The t statistics for Building, Sidewalk, and B2S_Ratio all have significant p-values. This indicates that the mean values for these features differ significantly between walkable and unwalkable census tracts.

For example, the significant p-value for Building indicates that the percentage of building area differs between walkable and unwalkable census tracts. The positive t-statistic, i.e. 2.396 with higher mean in walkable areas suggest that a greater presence of buildings is positively associated with walkability. In other words, we reject the null hypothesis which states that there is no difference in means and conclude that walkable census tracts tend to have a higher percentage of building area than unwalkable tracts.
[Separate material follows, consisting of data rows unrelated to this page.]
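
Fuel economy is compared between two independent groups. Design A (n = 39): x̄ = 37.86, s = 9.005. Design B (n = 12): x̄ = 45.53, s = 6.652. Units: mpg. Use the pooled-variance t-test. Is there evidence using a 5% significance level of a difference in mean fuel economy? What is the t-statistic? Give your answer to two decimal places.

-2.72

Let group 1 = design A, group 2 = design B. H0: μ_1 = μ_2; H1: μ_1 ≠ μ_2 (two-sample pooled-variance t-test, two-sided).
s_p² = [(39−1)·9.005² + (12−1)·6.652²]/(39+12−2) = 72.8196
t = (37.86 − 45.53)/√[72.8196·(1/39 + 1/12)] = -2.72
df = n₁ + n₂ − 2 = 49
Two-sided p-value ≈ 0.009
Since p ≈ 0.009 < α = 0.05, reject H0; the data support H1.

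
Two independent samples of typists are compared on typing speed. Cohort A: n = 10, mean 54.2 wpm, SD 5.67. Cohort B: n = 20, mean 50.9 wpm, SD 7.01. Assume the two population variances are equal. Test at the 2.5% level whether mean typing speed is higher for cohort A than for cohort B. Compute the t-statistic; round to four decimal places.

Let group 1 = cohort A, group 2 = cohort B. H0: μ_1 = μ_2; H1: μ_1 > μ_2 (two-sample pooled-variance t-test, right-tailed).
s_p² = [(10−1)·5.67² + (20−1)·7.01²]/(10+20−2) = 43.6786
t = (54.2 − 50.9)/√[43.6786·(1/10 + 1/20)] = 1.2892
df = n₁ + n₂ − 2 = 28
p-value = P(T ≥ 1.2892) ≈ 0.104
Since p ≈ 0.104 > α = 0.025, fail to reject H0; the evidence is not statistically significant.

1.2892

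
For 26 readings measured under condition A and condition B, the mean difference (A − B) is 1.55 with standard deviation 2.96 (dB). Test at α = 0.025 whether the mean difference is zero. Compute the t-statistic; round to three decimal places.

H0: μ_d = 0; H1: μ_d ≠ 0 (paired t-test on the differences, two-sided).
t = d̄/(s_d/√n) = 1.55/(2.96/√26) = 2.670
df = n − 1 = 25
Two-sided p-value ≈ 0.013
Since p ≈ 0.013 < α = 0.025, reject H0; the evidence is statistically significant.

2.670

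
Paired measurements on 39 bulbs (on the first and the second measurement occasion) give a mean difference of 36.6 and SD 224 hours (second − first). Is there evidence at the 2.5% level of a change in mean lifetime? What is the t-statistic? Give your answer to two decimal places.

1.02

H0: μ_d = 0; H1: μ_d ≠ 0 (paired t-test on the differences, two-sided).
t = d̄/(s_d/√n) = 36.6/(224/√39) = 1.02
df = n − 1 = 38
Two-sided p-value ≈ 0.3140
Since p ≈ 0.3140 > α = 0.025, fail to reject H0; the data do not provide sufficient evidence against H0.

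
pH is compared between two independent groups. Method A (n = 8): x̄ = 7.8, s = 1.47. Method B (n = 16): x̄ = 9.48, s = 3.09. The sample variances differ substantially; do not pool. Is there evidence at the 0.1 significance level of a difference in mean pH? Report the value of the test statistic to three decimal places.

Let group 1 = method A, group 2 = method B. H0: μ_1 = μ_2; H1: μ_1 ≠ μ_2 (Welch's two-sample t-test, two-sided).
t = (x̄_1 − x̄_2)/√(s_1²/n_1 + s_2²/n_2) = (7.8 − 9.48)/√(1.47²/8 + 3.09²/16) = -1.804
Welch–Satterthwaite df ≈ 22.00
Two-sided p-value ≈ 0.085
Since p ≈ 0.085 < α = 0.1, reject H0; the data support H1.

-1.804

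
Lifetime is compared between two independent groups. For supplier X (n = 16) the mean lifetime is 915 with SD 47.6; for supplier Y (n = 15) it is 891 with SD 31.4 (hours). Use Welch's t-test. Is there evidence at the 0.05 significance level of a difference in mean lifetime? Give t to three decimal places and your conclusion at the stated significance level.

Let group 1 = supplier X, group 2 = supplier Y. H0: μ_1 = μ_2; H1: μ_1 ≠ μ_2 (Welch's two-sample t-test, two-sided).
t = (x̄_1 − x̄_2)/√(s_1²/n_1 + s_2²/n_2) = (915 − 891)/√(47.6²/16 + 31.4²/15) = 1.667
Welch–Satterthwaite df ≈ 26.13
Two-sided p-value ≈ 0.108
Since p ≈ 0.108 > α = 0.05, fail to reject H0; the data do not provide sufficient evidence against H0.

t = 1.667; fail to reject H0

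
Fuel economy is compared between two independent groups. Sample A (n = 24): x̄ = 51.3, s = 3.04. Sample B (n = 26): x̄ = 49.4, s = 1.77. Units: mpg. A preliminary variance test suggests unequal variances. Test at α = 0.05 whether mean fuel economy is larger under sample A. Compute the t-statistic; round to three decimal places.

2.672

Let group 1 = sample A, group 2 = sample B. H0: μ_1 = μ_2; H1: μ_1 > μ_2 (Welch's two-sample t-test, right-tailed).
t = (x̄_1 − x̄_2)/√(s_1²/n_1 + s_2²/n_2) = (51.3 − 49.4)/√(3.04²/24 + 1.77²/26) = 2.672
Welch–Satterthwaite df ≈ 36.37
p-value = P(T ≥ 2.672) ≈ 0.006
Since p ≈ 0.006 < α = 0.05, reject H0; the evidence is statistically significant.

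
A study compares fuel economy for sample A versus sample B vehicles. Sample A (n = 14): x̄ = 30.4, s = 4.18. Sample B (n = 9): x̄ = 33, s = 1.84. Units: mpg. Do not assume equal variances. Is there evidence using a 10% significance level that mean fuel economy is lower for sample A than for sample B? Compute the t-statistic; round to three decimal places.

Let group 1 = sample A, group 2 = sample B. H0: μ_1 = μ_2; H1: μ_1 < μ_2 (Welch's two-sample t-test, left-tailed).
t = (x̄_1 − x̄_2)/√(s_1²/n_1 + s_2²/n_2) = (30.4 − 33)/√(4.18²/14 + 1.84²/9) = -2.040
Welch–Satterthwaite df ≈ 19.19
p-value = P(T ≤ -2.040) ≈ 0.0277
Since p ≈ 0.0277 < α = 0.1, reject H0; the data support H1.

-2.040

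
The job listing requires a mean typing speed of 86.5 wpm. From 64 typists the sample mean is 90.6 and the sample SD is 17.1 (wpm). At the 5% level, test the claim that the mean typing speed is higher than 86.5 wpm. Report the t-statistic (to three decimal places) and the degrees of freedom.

H0: μ = 86.5; H1: μ > 86.5 (one-sample t-test, right-tailed).
t = (x̄ − μ₀)/(s/√n) = (90.6 − 86.5)/(17.1/√64) = 1.918
df = n − 1 = 63
p-value = P(T ≥ 1.918) ≈ 0.0298
Since p ≈ 0.0298 < α = 0.05, reject H0; the data support H1.

t = 1.918, df = 63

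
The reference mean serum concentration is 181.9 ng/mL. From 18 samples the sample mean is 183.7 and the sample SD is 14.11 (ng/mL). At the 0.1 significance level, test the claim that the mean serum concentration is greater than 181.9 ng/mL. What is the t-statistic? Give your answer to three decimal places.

0.541

H0: μ = 181.9; H1: μ > 181.9 (one-sample t-test, right-tailed).
t = (x̄ − μ₀)/(s/√n) = (183.7 − 181.9)/(14.11/√18) = 0.541
df = n − 1 = 17
p-value = P(T ≥ 0.541) ≈ 0.2977
Since p ≈ 0.2977 > α = 0.1, fail to reject H0; the data do not provide sufficient evidence against H0.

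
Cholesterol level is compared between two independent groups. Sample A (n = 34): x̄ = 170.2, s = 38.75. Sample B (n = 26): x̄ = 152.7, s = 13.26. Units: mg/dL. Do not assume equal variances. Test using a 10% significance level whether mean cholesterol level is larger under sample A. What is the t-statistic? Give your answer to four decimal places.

Let group 1 = sample A, group 2 = sample B. H0: μ_1 = μ_2; H1: μ_1 > μ_2 (Welch's two-sample t-test, right-tailed).
t = (x̄_1 − x̄_2)/√(s_1²/n_1 + s_2²/n_2) = (170.2 − 152.7)/√(38.75²/34 + 13.26²/26) = 2.4523
Welch–Satterthwaite df ≈ 42.56
p-value = P(T ≥ 2.4523) ≈ 0.009
Since p ≈ 0.009 < α = 0.1, reject H0; the data support H1.

2.4523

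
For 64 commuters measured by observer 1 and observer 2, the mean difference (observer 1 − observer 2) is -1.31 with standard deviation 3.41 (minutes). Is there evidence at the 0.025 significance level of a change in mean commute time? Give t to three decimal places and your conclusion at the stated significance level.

t = -3.073; reject H0

H0: μ_d = 0; H1: μ_d ≠ 0 (paired t-test on the differences, two-sided).
t = d̄/(s_d/√n) = -1.31/(3.41/√64) = -3.073
df = n − 1 = 63
Two-sided p-value ≈ 0.003
Since p ≈ 0.003 < α = 0.025, reject H0; the evidence is statistically significant.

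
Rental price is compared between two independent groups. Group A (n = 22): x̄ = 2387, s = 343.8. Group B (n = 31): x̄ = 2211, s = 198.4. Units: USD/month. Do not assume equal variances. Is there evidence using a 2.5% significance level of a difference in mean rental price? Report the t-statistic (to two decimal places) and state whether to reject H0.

Let group 1 = group A, group 2 = group B. H0: μ_1 = μ_2; H1: μ_1 ≠ μ_2 (Welch's two-sample t-test, two-sided).
t = (x̄_1 − x̄_2)/√(s_1²/n_1 + s_2²/n_2) = (2387 − 2211)/√(343.8²/22 + 198.4²/31) = 2.16
Welch–Satterthwaite df ≈ 30.89
Two-sided p-value ≈ 0.039
Since p ≈ 0.039 > α = 0.025, fail to reject H0; the evidence is not statistically significant.

t = 2.16; fail to reject H0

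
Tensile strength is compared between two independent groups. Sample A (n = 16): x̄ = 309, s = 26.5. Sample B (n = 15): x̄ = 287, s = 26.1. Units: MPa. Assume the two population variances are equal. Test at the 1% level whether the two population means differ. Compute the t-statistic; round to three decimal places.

2.327

Let group 1 = sample A, group 2 = sample B. H0: μ_1 = μ_2; H1: μ_1 ≠ μ_2 (two-sample pooled-variance t-test, two-sided).
s_p² = [(16−1)·26.5² + (15−1)·26.1²]/(16+15−2) = 692.093
t = (309 − 287)/√[692.093·(1/16 + 1/15)] = 2.327
df = n₁ + n₂ − 2 = 29
Two-sided p-value ≈ 0.0272
Since p ≈ 0.0272 > α = 0.01, fail to reject H0; the data do not provide sufficient evidence against H0.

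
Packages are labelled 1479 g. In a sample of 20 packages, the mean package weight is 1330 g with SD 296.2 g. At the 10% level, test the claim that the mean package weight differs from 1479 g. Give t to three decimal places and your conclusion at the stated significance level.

t = -2.250; reject H0

H0: μ = 1479; H1: μ ≠ 1479 (one-sample t-test, two-sided).
t = (x̄ − μ₀)/(s/√n) = (1330 − 1479)/(296.2/√20) = -2.250
df = n − 1 = 19
Two-sided p-value ≈ 0.037
Since p ≈ 0.037 < α = 0.1, reject H0; the data support H1.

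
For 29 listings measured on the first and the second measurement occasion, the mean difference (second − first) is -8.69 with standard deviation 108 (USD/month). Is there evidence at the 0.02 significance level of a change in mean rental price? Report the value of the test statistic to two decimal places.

-0.43

H0: μ_d = 0; H1: μ_d ≠ 0 (paired t-test on the differences, two-sided).
t = d̄/(s_d/√n) = -8.69/(108/√29) = -0.43
df = n − 1 = 28
Two-sided p-value ≈ 0.668
Since p ≈ 0.668 > α = 0.02, fail to reject H0; the evidence is not statistically significant.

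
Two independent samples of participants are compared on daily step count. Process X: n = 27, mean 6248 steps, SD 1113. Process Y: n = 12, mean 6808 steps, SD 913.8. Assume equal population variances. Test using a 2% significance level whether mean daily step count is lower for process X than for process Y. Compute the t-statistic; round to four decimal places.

Let group 1 = process X, group 2 = process Y. H0: μ_1 = μ_2; H1: μ_1 < μ_2 (two-sample pooled-variance t-test, left-tailed).
s_p² = [(27−1)·1113² + (12−1)·913.8²]/(27+12−2) = 1118740
t = (6248 − 6808)/√[1118740·(1/27 + 1/12)] = -1.5260
df = n₁ + n₂ − 2 = 37
p-value = P(T ≤ -1.5260) ≈ 0.0678
Since p ≈ 0.0678 > α = 0.02, fail to reject H0; the data do not provide sufficient evidence against H0.

-1.5260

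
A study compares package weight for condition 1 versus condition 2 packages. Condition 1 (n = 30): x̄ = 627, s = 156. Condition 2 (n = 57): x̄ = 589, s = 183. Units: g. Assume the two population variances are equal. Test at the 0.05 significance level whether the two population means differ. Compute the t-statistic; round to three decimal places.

Let group 1 = condition 1, group 2 = condition 2. H0: μ_1 = μ_2; H1: μ_1 ≠ μ_2 (two-sample pooled-variance t-test, two-sided).
s_p² = [(30−1)·156² + (57−1)·183²]/(30+57−2) = 30366.2
t = (627 − 589)/√[30366.2·(1/30 + 1/57)] = 0.967
df = n₁ + n₂ − 2 = 85
Two-sided p-value ≈ 0.3364
Since p ≈ 0.3364 > α = 0.05, fail to reject H0; the evidence is not statistically significant.

0.967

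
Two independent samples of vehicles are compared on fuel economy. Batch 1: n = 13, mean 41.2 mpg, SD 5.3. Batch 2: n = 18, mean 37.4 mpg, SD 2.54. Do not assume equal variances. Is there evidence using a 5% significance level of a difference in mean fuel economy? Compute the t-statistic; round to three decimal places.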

While we do observe this association, it is important to note that we do not have enough information to establish a causal relationship between the two variables.

Note: I picked census tracts that were not continuous and I realized this a bit later in the process that the bounding box covered the entire area between two selected census tracts and calculated each category for the entire covered area. I tried to mitigate this issue but visually focusing on the areas I initially identified as walkable and unwalkable and provided my findings/ conclusions accordingly.